Islamabad, Nov 8, (Asia Free Press): A polio vaccination campaign, the first nationwide campaign to fight the disease in three years was launched in Afghanistan on Monday by the World Health Organization (WHO) and the United Nations Children’s Agency (UNICEF), according to Reuters
National Emergency Operations Coordinator for the polio programme at the Afghan Ministry of Health Naikwali Shah Momim said the campaign had begun in various parts of Afghanistan early on Monday, but he added that there were several obstacles due to a lack of trained personnel.
Taliban support will allow teams to reach children in previously inaccessible areas of the country as part of this campaign, according to the World Health Organization (WHO).
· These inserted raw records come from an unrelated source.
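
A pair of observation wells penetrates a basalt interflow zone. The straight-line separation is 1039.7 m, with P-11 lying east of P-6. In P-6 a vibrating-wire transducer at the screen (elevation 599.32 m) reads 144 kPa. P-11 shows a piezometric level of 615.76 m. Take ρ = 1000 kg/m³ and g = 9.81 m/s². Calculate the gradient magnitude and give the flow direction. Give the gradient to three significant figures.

Pressure head at P-6: ψ = P/(ρg) = 144×1000 / (1000 × 9.81) = 14.68 m.
Total head at P-6: h = z + ψ = 599.32 + 14.68 = 614.00 m.
Total head at P-11: h = 615.76 m (water level in the piezometer is the total head).
Head difference: h(P-6) − h(P-11) = 614.00 − 615.76 = -1.76 m.
Hydraulic gradient: i = |Δh| / L = 1.76 / 1039.7 = 0.00169.
Flow is from higher to lower head: from P-11 toward P-6, i.e. toward the west.

i ≈ 0.00169; groundwater flows toward the west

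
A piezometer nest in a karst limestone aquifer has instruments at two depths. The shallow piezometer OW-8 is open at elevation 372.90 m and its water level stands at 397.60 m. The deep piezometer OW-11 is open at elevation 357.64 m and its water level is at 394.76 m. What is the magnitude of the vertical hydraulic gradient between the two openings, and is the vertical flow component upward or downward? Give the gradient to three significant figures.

Total head at OW-8: h = 397.60 m (water level in the standpipe).
Total head at OW-11: h = 394.76 m.
Δh = h(OW-8) − h(OW-11) = 397.60 − 394.76 = 2.84 m.
Vertical separation Δz = 372.90 − 357.64 = 15.26 m.
|i_v| = |Δh| / Δz = 2.84 / 15.26 = 0.186.
Head is higher in the shallow piezometer, so vertical flow is downward (recharge condition).

|i_v| ≈ 0.186; vertical flow is downward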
WHO Eastern Mediterranean Regional Director Ahmed Al Mandhari said in a statement that “the urgency with which the Taliban leadership wants the polio campaign to proceed demonstrates a joint commitment to maintain the health system and restart essential immunizations to avert further outbreaks of preventable diseases.”
Momim, on the other hand, said that more training was needed for teams in remote areas, so the programme would begin in Kabul at the beginning.
End-stage polio, a disease that can paralyse young children and is spread through sewage, is only found in Afghanistan and Pakistan, two of the world’s last endemic polio countries.
A decades-long campaign to immunise the world against polio has effectively eliminated the disease. However, in Afghanistan and parts of Pakistan, vaccination campaigns have been hampered by factors such as political unrest, difficult terrain, large-scale population shifts, and a general distrust of outsiders.
In 2021, there was only one case of wild poliovirus type 1 (WPV1) reported in Afghanistan, compared to 56 in 2020, according to WHO data compiled before the collapse of the Western-backed government in August.
All nations, including those with weak health systems and those where the disease can spread, are at risk until the disease is eliminated, say health experts.